Après, pour moi, le cyberpunk n’est pas seulement un personnage de fiction littéraire, cinématographique ou vidéoludique. Dans les années 80 la plupart des artistes vidéo dont je faisais partie étaient des cyberpunks en grandeur réelle, sans forcément le revendiquer. Pour réaliser nos œuvres d’art vidéo puis numériques nous avons à peu près tous mis au point spontanément des stratégies pour hacker les studios de télévision, puis les outils et logiciels de création graphiques et numériques qui valaient une fortune.

« Cyberpunk’s not dead », création numérique augmentée par Yann Minh, avec le logiciel EyeJack de Sutu, inspirée du livre de Ted Nelson. Dans l’animation, le poing levé révolutionnaire fait le signe « fuck », puis fait le « Salut Vulcain » inspiré à Léonard Nimoy pour Star Trek, par la métaphore vulvaire du signe de Shekhina, le principe féminin de Dieu dans la religion juive. L’animation est consultable ici.

Il y a donc d’un côté les cyberpunks de fiction, qui n’existent que dans les romans, et prennent en ce moment au travers des jeux vidéo et série TV populaires, de plus en plus les allures simplistes de gros paramilitaires beaufs bien burnés surarmés, ou du fantasme adolescent de la bimbo archi sexy équipée de gros bazooka phalliques, et de l’autre côté, les cyberpunks en grandeur réelle qui passent leur temps à hacker les dispositifs informatiques du système, soit pour lutter contre ses dérives totalitaires ou criminelles comme les Anonymous, et les white hats, soit pour faire de l’art et de la création numérique dans un processus d’empowerment créatif planétaire, soit pour s’enrichir ou contrôler les populations, comme le font les états, les services secrets et les majors compagnies… bref, les cyberpunks, c’est à dire les « voyous cybernétiques » sont très très loin d’être morts… au contraire, ils se propagent massivement. Je conseil la lecture de Ethique Hacker de Pekka Himanen.

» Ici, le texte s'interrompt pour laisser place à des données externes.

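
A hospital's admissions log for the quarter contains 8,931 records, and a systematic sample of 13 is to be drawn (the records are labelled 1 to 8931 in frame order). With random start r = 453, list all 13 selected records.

453, 1140, 1827, 2514, 3201, 3888, 4575, 5262, 5949, 6636, 7323, 8010, 8697

k = N/n = 8931/13 = 687
record 1: 453
record 2: 453 + 687 = 1140
record 3: 1140 + 687 = 1827
record 4: 1827 + 687 = 2514
record 5: 2514 + 687 = 3201
record 6: 3201 + 687 = 3888
record 7: 3888 + 687 = 4575
record 8: 4575 + 687 = 5262
record 9: 5262 + 687 = 5949
record 10: 5949 + 687 = 6636
record 11: 6636 + 687 = 7323
record 12: 7323 + 687 = 8010
record 13: 8010 + 687 = 8697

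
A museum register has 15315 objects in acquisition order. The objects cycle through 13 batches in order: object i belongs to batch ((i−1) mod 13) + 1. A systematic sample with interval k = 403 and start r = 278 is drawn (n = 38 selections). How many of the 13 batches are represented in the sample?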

Le concept de « Noosphère » de Pierre Teilhard de Chardin semble avoir une grande influence sur votre travail, mais comme nous l’expliquions dans Makery cet été, la définition de Teilhard de Chardin a une forte dimension spirituelle chrétienne, alors qu’elle peut aussi être interprétée, à la manière de Vernadski, comme une définition précoce de l’anthropocène. Qu’en pensez-vous ? Peut-on dire que le concept mérite d’être réactualisé ? A-t-il un avenir ?

Oui, le concept de Noosphère par Teilhard de Chardin a été pour moi une très grande source d’inspiration, sans pour autant, étant athée, que j’adhère à sa dimension mystique chrétienne. Et qui est très différente de la version plus rationnelle de Vernadski de la Noosphère qui anticipe effectivement la notion d’anthropocène.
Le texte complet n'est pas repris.